Crítica: De Repente Uma Família (Instant Family)
Vamos começar deixando logo claro que eu não tenho filhos e nem pretendo ter. Biológicos, pelo menos. São tantos os motivos dessa escolha – passando por questões sociais, ambientais e pessoais – que ocuparia 2/3 do texto caso eu fosse esmiuçar cada ponto. Além de não conseguir me visualizar fazendo esse investimento de tempo, emocional e financeiro, eu não acho que seria um bom pai considerando minha filosofia de vida e o mundo que nos cerca. Porém, também gostaria de deixar registrado a minha admiração por quem opta ter um descendente e até mesmo pelos que não optam e ainda assim são um grandes pais ou mães. E quando essa escolha é feita e envolve adoção eu fico mais maravilhado ainda.
E eis que, querendo bagunçar com o nosso emocional, a Paramount libera nos cinemas De Repente Uma Família, longa sobre um casal que disponibiliza sua casa como lar temporário para crianças cujos pais não podem cuidar delas. Estamos falando de Pete (Mark Wahlberg) e Ellie (Rose Byrne), que após estruturarem sua vida e estarem na casa dos 40 anos, começam a sentir a necessidade de se tornarem pais. Após alguns meandros que os fazem descartar a possibilidade de ter um filho consanguíneo, eles resolvem entrar para o processo de serem pais temporários, para, quem sabe, se tornarem adotivos.
De Repente Uma Família toca num ponto muito sensível dessa relação que pode ser muito conturbada. Há uma série de questões psicológicas envolvidas que, num filme essencialmente de comédia, ficaram de fora ou foram trabalhadas de forma muito superficial ou não encontraram tempo apropriado na obra. Embora a película até tentasse, é muito difícil fazer uma comédia com temas como o abuso infantil, crianças rejeitadas, pais passando por dificuldades, crack babies (bebês que nascem de mães viciadas), pessoas que se aproveitam do dinheiro do governo para cuidar dessas crianças e o reflexo de decisões em seres que dependem exclusivamente de você, sem quebrar o ritmo e o tom do longa. Eu não consigo rir com piadas sobre grandes testículos depilados enquanto estamos à procura de um pedófilo.
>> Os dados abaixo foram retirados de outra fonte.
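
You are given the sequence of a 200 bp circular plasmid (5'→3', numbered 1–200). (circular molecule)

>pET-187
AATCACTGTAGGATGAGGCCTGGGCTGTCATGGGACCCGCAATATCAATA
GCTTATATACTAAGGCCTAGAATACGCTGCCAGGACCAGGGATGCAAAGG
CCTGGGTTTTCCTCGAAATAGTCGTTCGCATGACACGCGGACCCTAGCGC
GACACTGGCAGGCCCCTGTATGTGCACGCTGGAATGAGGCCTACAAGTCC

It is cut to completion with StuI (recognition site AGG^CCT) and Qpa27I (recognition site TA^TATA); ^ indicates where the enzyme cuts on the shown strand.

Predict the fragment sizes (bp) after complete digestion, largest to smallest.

StuI sites (AGGCCT) start at positions 16, 63, 98, 187.
StuI cuts after base 3 of each site, so after positions 18, 65, 100, 189.
The Qpa27I site (TATATA) starts at position 54.
Qpa27I cuts after base 2 of each site, so after position 55.
Combined cut positions: 18, 55, 65, 100, 189.
Circular molecule, 5 cuts → 5 fragments:
  19–55 → 37 bp
  56–65 → 10 bp
  66–100 → 35 bp
  101–189 → 89 bp
  190–200 then 1–18 → 11 + 18 = 29 bp
Sorted largest to smallest: 89, 37, 35, 29, 10 bp.

89, 37, 35, 29, 10 bp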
E para piorar, os “bons momentos” entre os pais adotivos nas reuniões de apoio com as assistentes sociais são recheados de falas constrangedoras que mais pareciam um comercial para promover a adoção do que um longa metragem retratando de forma mais “suave” essa empreitada. Isso sem contar no mal que o trailer causou – e que eu vi umas 10 vezes na exibição de outros filmes – ao mostrar os momentos mais engraçados, deixando para a surpresa apenas os momentos sem muita inspiração do roteiro.
Apesar de desconhecer o processo de designação de crianças e adolescentes para lares temporários, tanto no Brasil quanto nos EUA, tive a impressão que o sistema americano é extremamente cruel, fazendo parecer que os meninos são mais produtos a serem escolhidos do que seres a serem acolhidos. São eventos tão inacreditáveis que até mesmo a obra tira um sarro em uma das poucas cenas de sucesso que eu desconhecia. E essa é a linha durante todo filme: apresentar piadinhas um tanto sem graça, levantar questões significativas sobre adoção, enaltecer quem a pratica e criticar o processo, que parece mais um moedor de gente, praticado pelo governo americano.
Quando eu comparo De Repente Uma Família com o arco de Randall Pearson da FABULOSA série “This Is Us” (presente em nosso Garimpo Especial: 10 Séries Que Passaram Despercebidas Em 2017), que foi adotado e que passa a disponibilizar sua casa como lar temporário em circunstâncias bem parecidas, vejo o abismo no tratamento do assunto. Mesmo considerando que “This Is Us” tinha infinitamente mais tempo para desenvolver a questão, a sensibilidade usada em todas as interações entre os envolvidos me fez rir e chorar muito mais e me fez refletir mais profundamente sobre esse ato tão belo que é se dedicar de corpo e alma aos filhos, biológicos ou não, do que o filme em questão.